須永:実は映画館でぜひ観てほしい理由があるんです。この映画はシネマスコープという、通常の映画の規格よりも画面がすごく横長で大きい画角になっているんですよね。「十勝の大自然は普通の画面サイズじゃ収まりきらないから、そのサイズにしようよ」となって。
瀬川:大地を撮影するときに横広の画面じゃないとうまく収まらなくてね。
篠尾:道外の方を十勝に連れてくると、日勝峠を越えた瞬間に目の前に飛び込んでくる十勝平野の景色に本当に感動してくれるんです。この作品もテレビじゃ観られないような迫力の景色が観れるので、ぜひ映画館で見てほしいですね。

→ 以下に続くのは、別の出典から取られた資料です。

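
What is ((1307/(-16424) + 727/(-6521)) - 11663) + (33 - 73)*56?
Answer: -1489044331507/107100904 ≈ -13903.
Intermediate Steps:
((1307/(-16424) + 727/(-6521)) - 11663) + (33 - 73)*56 = ((1307*(-1/16424) + 727*(-1/6521)) - 11663) - 40*56 = ((-1307/16424 - 727/6521) - 11663) - 2240 = (-20463195/107100904 - 11663) - 2240 = -1249138306547/107100904 - 2240 = -1489044331507/107100904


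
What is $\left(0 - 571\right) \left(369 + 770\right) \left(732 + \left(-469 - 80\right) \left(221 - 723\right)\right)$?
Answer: $-179716465770$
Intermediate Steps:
$\left(0 - 571\right) \left(369 + 770\right) \left(732 + \left(-469 - 80\right) \left(221 - 723\right)\right) = \left(-571\right) 1139 \left(732 - -275598\right) = - 650369 \left(732 + 275598\right) = \left(-650369\right) 276330 = -179716465770$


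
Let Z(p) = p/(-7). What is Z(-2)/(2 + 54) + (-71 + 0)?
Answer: -13915/196 ≈ -70.995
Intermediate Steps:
Z(p) = -p/7 (Z(p) = p*(-1/7) = -p/7)
Z(-2)/(2 + 54) + (-71 + 0) = (-1/7*(-2))/(2 + 54) + (-71 + 0) = (2/7)/56 - 71 = (2/7)*(1/56) - 71 = 1/196 - 71 = -13915/196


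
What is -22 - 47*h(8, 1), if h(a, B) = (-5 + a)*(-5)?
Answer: 683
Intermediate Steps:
h(a, B) = 25 - 5*a
-22 - 47*h(8, 1) = -22 - 47*(25 - 5*8) = -22 - 47*(25 - 40) = -22 - 47*(-15) = -22 + 705 = 683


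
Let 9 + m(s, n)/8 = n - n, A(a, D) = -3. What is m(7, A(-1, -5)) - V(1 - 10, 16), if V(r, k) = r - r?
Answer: -72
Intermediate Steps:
m(s, n) = -72 (m(s, n) = -72 + 8*(n - n) = -72 + 8*0 = -72 + 0 = -72)
V(r, k) = 0
m(7, A(-1, -5)) - V(1 - 10, 16) = -72 - 1*0 = -72 + 0 = -72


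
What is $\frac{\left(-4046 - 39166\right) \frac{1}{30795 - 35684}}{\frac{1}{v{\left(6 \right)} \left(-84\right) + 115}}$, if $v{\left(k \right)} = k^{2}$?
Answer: $- \frac{125703708}{4889} \approx -25712.0$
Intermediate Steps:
$\frac{\left(-4046 - 39166\right) \frac{1}{30795 - 35684}}{\frac{1}{v{\left(6 \right)} \left(-84\right) + 115}} = \frac{\left(-4046 - 39166\right) \frac{1}{30795 - 35684}}{\frac{1}{6^{2} \left(-84\right) + 115}} = \frac{\left(-43212\right) \frac{1}{-4889}}{\frac{1}{36 \left(-84\right) + 115}} = \frac{\left(-43212\right) \left(- \frac{1}{4889}\right)}{\frac{1}{-3024 + 115}} = \frac{43212}{4889 \frac{1}{-2909}} = \frac{43212}{4889 \left(- \frac{1}{2909}\right)} = \frac{43212}{4889} \left(-2909\right) = - \frac{125703708}{4889}$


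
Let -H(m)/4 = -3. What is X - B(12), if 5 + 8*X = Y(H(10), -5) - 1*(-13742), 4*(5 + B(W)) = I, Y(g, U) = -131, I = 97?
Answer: 3363/2 ≈ 1681.5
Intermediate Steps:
H(m) = 12 (H(m) = -4*(-3) = 12)
B(W) = 77/4 (B(W) = -5 + (1/4)*97 = -5 + 97/4 = 77/4)
X = 6803/4 (X = -5/8 + (-131 - 1*(-13742))/8 = -5/8 + (-131 + 13742)/8 = -5/8 + (1/8)*13611 = -5/8 + 13611/8 = 6803/4 ≈ 1700.8)
X - B(12) = 6803/4 - 1*77/4 = 6803/4 - 77/4 = 3363/2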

須永:試写会を観た地元の方たちから「あれってどこの景色なの?」って聞かれることが多くて。「もちろん鹿追だよ」と教えると、「こんなに綺麗なんだ」って言ってもらえることが多かったですね。住んでいる人にとっては当たり前の景色でも、それはなかなか見ることができない景色なんだよって映画を通じて伝わればいいな。
藤:映画の宣伝部が12月16日に開催した鹿追芸術祭に来てびっくりしていました。全部町の人が主体的にやっているから。「地方の映画は数あれど、これだけ自分たちの映画として広めようと動いている人たちは初めてです。どうしたらここまで1つの映画が町民の人たちの中に入り込んでいけるのか」と話していましたよ。
須永:監督も撮影前から、ずっと鹿追に住んでいるからね。もう町民だよね(笑)
◇ささえ隊の皆さんへ
瀬川:ささえ隊なくしてはできなかった映画だと思います。家族のように接してくれて親戚がそこらじゅうにいる感じ。映画を撮り終わってもまだまだ支えてもらっていますし、感謝しかないです。
須永:温かな炊き出しは、スタッフやキャスト一同、本当に喜んでいました。テントの設営や人手がいるような時も、隊員の皆さんが中心となって一気にわーっと組立ててくれて。僕たちよりも年上なのにはるかに力強くて。スタッフの滞在に必要な家具や家電もささえ隊のみんなに声をかけたら助けてくださいました。瓜幕に建てたオープンセットの所有地の方も、土地を快く貸し出してくださって。
精神的にも物理的にも本当に支えてもらいました。これ以上の感謝はないというくらい。
藤:映画ができたのは本当に皆さんのおかげです。鹿追の良さを知ってもらい、町に遊びに来てもらうためには映画を広めなければならない。これからこの映画をたくさんの方に観ていただけるよう一生懸命全力を尽くしますので、楽しみにしていてください。